First, Jesus is insisting that He is your Sustenance – he’s the true supplier of life. See, without Jesus, we’re as good as dead. Without Jesus, we have a Scarlet Letter of Guilt stamped on our hearts; we’re defiled by our selfish desires. [Without Jesus] we deserve death.

But we don’t have to be “without Jesus.” Jesus died to pay the penalty for our guilt, and he has risen from the dead to secure immortal life for himself, and for us. And  Jesus calls to us, through His Word, to share in His life – to take him into our hearts, just as we take bread into our mouths.

Jesus himself is the spiritual bread we need for life. He’s not just reserved for special meals or holidays – he’s not the sirloin steak or baklava of life. No, Jesus is our bread – our staple food. We need him daily.

Each day, as we walk with him and trust him, he nourishes our souls. He gives us the grace to love what God loves, to despise what God despises, to do what God commands, to reject what God forbids, and to persist in these things. And this life that Jesus gives isn’t momentary. The life he has obtained for us is eternal. Our bodies will be raised from death, and we will live with him, never to die again, in a new heavens and new earth. Jesus is sustenance. He sustains us with true, unending life.

Second, Jesus being the bread of life means that Jesus is sufficient. Notice here – Jesus says whoever comes to him shall not hunger. Whoever believes in him shall never thirst. Notice how completely Jesus addresses our emptiness. He isn’t just one course of the meal, or one option of breakfast cereal from the grocery store. He’s an all you can eat buffet! Our souls don’t need Jesus + something else in order to take hold of life. No, Jesus is everything.

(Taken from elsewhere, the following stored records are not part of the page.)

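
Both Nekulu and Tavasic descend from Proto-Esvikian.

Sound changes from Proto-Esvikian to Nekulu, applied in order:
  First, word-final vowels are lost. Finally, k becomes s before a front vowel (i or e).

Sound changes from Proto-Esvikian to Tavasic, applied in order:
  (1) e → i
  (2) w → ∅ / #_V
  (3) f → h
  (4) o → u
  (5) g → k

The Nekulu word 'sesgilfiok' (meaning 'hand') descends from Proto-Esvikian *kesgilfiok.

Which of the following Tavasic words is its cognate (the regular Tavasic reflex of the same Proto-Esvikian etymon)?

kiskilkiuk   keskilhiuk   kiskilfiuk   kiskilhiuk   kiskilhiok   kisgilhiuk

kiskilhiuk

Tavasic: start from *kesgilfiok.
  rule 1 (vowel merger): kesgilfiok → kisgilfiok
  rule 2: no change — kisgilfiok
  rule 3 (unconditioned shift): kisgilfiok → kisgilhiok
  rule 4 (vowel merger): kisgilhiok → kisgilhiuk
  rule 5 (unconditioned shift): kisgilhiuk → kiskilhiuk
  ⇒ Tavasic kiskilhiuk
Among the options, 'kiskilhiuk' alone shows every Tavasic change applied in order.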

Third and finally, Jesus is also satisfying. The hungering and thirsting of our innermost being is resolved in Christ, because it’s through Christ that our guilty consciences are washed clean, our anxieties are laid to rest, we acquire peace with God and pleasures at his right hand, and all our present and real sufferings are swallowed up by something more permanent and precious – the expectation of future glory. Jesus isn’t promising here we’ll never experience physical hunger, or that we’ll never experience grief or pain. But he’s promising that even in our daily hardships, Christ can meet us there and satisfy us. Jesus is a fortress that will never fall, a foundation that will never crack, a fountain that will never run dry. And if he provides satisfaction and strength to our souls in this life, how much more will we enjoy satisfaction forever in the ages to come, when every sin is banished, every enemy is defeated, and every tear is wiped away? [Whoever comes to me shall never hunger. Whoever believes in me shall never thirst!].

Jesus is the bread of life, who came down from heaven, not just to feed thousands of people for 40 years like Moses – but he came so that countless millions of people from every race, ethnicity, and nation would gain immortality and fullness of life forever. So let’s not work for the food that perishes, but let’s believe in Him whom God has sent, who has come down from heaven, and who gives true life.